Civil, construction and environmental engineering Assistant Professor Simon Laflamme and his former Massachusetts Institute of Technology (MIT) thesis supervisor, Professor Jerome Connor, recently co-authored a textbook on structural motion engineering.
The book, aptly titled “Structural Motion Engineering,” reviews formulas and theory based on several topics: calibration of the stiffness of structural columns and beams, passive damping systems, active damping systems, and semi-active damping systems to control for structural motion.
“The future of structural design lies in a motion-based approach,” Laflamme said.
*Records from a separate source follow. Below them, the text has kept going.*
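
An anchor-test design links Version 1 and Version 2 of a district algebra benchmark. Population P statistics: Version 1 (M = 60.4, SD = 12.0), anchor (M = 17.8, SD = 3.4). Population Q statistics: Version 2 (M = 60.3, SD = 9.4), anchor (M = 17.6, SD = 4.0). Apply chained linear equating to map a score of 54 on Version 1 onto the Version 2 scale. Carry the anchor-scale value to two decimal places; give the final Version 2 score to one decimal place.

Version 1 → anchor (Population P): v = (3.4/12.0)(54 − 60.4) + 17.8 = 15.99
anchor → Version 2 (Population Q): y = (9.4/4.0)(15.99 − 17.6) + 60.3 = 56.5

56.5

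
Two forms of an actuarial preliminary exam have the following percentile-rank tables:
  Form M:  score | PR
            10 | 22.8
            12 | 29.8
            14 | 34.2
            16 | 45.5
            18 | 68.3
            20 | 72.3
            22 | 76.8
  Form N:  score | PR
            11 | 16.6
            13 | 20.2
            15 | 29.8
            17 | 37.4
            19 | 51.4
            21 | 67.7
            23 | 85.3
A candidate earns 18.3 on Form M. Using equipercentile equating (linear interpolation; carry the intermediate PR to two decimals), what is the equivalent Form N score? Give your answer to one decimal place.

PR of 18.3 on Form M: 68.3 + (18.3 − 18)/(20 − 18) × (72.3 − 68.3) = 68.90
On Form N, PR 68.90 falls between score 21 (PR 67.7) and 23 (PR 85.3).
Interpolate: 21 + (68.90 − 67.7)/(85.3 − 67.7) × (23 − 21) = 21.1

21.1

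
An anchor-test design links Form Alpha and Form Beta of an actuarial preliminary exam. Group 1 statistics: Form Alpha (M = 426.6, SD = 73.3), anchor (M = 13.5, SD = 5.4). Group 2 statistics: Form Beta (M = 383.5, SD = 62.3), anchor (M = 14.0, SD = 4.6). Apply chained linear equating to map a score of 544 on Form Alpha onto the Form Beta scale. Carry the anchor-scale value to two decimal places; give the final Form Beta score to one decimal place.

Form Alpha → anchor (Group 1): v = (5.4/73.3)(544 − 426.6) + 13.5 = 22.15
anchor → Form Beta (Group 2): y = (62.3/4.6)(22.15 − 14.0) + 383.5 = 493.9

493.9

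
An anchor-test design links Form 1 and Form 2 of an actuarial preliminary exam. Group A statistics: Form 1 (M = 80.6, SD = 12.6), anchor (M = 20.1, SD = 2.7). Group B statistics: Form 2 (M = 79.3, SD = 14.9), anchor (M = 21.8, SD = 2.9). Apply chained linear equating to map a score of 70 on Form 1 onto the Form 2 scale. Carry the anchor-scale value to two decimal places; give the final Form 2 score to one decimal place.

58.9

Form 1 → anchor (Group A): v = (2.7/12.6)(70 − 80.6) + 20.1 = 17.83
anchor → Form 2 (Group B): y = (14.9/2.9)(17.83 − 21.8) + 79.3 = 58.9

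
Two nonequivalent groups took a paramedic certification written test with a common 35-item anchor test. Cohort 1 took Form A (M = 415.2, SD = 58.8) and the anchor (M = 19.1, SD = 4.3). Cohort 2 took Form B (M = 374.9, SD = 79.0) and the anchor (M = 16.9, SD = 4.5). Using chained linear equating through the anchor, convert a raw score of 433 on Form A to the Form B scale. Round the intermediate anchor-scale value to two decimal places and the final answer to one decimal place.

Form A → anchor (Cohort 1): v = (4.3/58.8)(433 − 415.2) + 19.1 = 20.40
anchor → Form B (Cohort 2): y = (79.0/4.5)(20.40 − 16.9) + 374.9 = 436.3

436.3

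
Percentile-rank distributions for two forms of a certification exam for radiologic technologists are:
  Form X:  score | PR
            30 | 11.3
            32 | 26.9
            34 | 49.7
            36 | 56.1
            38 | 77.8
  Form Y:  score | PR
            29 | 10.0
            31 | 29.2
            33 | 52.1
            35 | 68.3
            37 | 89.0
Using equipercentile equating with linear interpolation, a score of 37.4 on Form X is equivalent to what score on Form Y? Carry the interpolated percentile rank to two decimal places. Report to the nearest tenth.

35.3

PR of 37.4 on Form X: 56.1 + (37.4 − 36)/(38 − 36) × (77.8 − 56.1) = 71.29
On Form Y, PR 71.29 falls between score 35 (PR 68.3) and 37 (PR 89.0).
Interpolate: 35 + (71.29 − 68.3)/(89.0 − 68.3) × (37 − 35) = 35.3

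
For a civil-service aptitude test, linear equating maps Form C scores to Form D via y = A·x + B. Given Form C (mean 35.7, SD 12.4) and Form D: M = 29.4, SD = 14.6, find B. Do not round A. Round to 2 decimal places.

-12.63

A = SD_Y / SD_X = 14.6 / 12.4 = 1.177419
B = M_Y − A·M_X = 29.4 − 1.177419 × 35.7 = -12.63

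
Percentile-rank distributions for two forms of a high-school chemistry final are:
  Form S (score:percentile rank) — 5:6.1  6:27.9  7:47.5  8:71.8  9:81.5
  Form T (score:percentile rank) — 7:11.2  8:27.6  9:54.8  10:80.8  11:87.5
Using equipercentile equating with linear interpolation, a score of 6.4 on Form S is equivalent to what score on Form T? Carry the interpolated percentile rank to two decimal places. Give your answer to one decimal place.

8.3

PR of 6.4 on Form S: 27.9 + (6.4 − 6)/(7 − 6) × (47.5 − 27.9) = 35.74
On Form T, PR 35.74 falls between score 8 (PR 27.6) and 9 (PR 54.8).
Interpolate: 8 + (35.74 − 27.6)/(54.8 − 27.6) × (9 − 8) = 8.3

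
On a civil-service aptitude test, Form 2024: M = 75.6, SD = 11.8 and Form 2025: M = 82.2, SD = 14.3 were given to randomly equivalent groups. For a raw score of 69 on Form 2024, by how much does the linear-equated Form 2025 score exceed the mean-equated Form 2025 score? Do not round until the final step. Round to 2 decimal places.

-1.40

Mean-equated: 69 + (82.2 − 75.6) = 75.60
Linear-equated: (14.3/11.8)(69 − 75.6) + 82.2 = 74.202
Difference = 74.202 − 75.60 = -1.40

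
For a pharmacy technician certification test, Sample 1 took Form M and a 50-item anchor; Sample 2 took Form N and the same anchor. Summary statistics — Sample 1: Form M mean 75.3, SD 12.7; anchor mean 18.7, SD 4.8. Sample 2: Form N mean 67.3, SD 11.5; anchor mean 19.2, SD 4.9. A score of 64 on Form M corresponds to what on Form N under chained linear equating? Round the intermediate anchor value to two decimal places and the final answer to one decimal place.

56.1

Form M → anchor (Sample 1): v = (4.8/12.7)(64 − 75.3) + 18.7 = 14.43
anchor → Form N (Sample 2): y = (11.5/4.9)(14.43 − 19.2) + 67.3 = 56.1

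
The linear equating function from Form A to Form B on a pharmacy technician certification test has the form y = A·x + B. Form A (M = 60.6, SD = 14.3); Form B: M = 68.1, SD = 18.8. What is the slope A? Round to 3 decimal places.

1.315

A = SD_Y / SD_X = 18.8 / 14.3 = 1.315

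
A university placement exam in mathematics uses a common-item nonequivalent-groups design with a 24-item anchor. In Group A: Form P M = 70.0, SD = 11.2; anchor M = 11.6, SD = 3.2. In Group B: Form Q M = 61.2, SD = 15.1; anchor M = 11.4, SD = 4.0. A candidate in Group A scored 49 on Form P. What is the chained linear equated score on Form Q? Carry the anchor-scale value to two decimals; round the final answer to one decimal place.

Form P → anchor (Group A): v = (3.2/11.2)(49 − 70.0) + 11.6 = 5.60
anchor → Form Q (Group B): y = (15.1/4.0)(5.60 − 11.4) + 61.2 = 39.3

39.3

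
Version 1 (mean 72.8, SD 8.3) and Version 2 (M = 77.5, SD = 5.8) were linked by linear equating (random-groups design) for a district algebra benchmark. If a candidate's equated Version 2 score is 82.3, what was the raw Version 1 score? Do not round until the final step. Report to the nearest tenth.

79.7

Invert y = (SD_Y/SD_X)(x − M_X) + M_Y:
x = (SD_X/SD_Y)(y − M_Y) + M_X = (8.3/5.8)(82.3 − 77.5) + 72.8
x = 1.431034 × 4.800 + 72.8 = 79.7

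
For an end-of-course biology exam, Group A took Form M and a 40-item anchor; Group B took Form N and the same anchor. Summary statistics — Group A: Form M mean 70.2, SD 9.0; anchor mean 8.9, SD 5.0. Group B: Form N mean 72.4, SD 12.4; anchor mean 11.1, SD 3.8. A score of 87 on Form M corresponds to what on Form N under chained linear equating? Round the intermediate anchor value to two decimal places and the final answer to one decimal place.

Form M → anchor (Group A): v = (5.0/9.0)(87 − 70.2) + 8.9 = 18.23
anchor → Form N (Group B): y = (12.4/3.8)(18.23 − 11.1) + 72.4 = 95.7

95.7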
The strength-based approach, which considers load capacity of a structural system, is a traditional design method; however, with progress in construction techniques and materials, structures are becoming more flexible, and structural motion (from wind and earthquakes, for example) is becoming a critical, often governing aspect in design.
“Constructing lighter structures typically is economical, but these structures are prone to vibrations,” Laflamme said. “It results in a need to suppress these vibrations directly through the structural design phase.” The goal is to make buildings safer and more comfortable for occupants, he said.
The textbook will be used in MIT structural engineering courses this fall. Laflamme plans to develop an Iowa State course based on the book in the foreseeable future.
Laflamme earned a civil engineering doctorate at MIT in 2011, where he completed his dissertation, under Connor’s direction, on the control of large-scale structures with large uncertainties.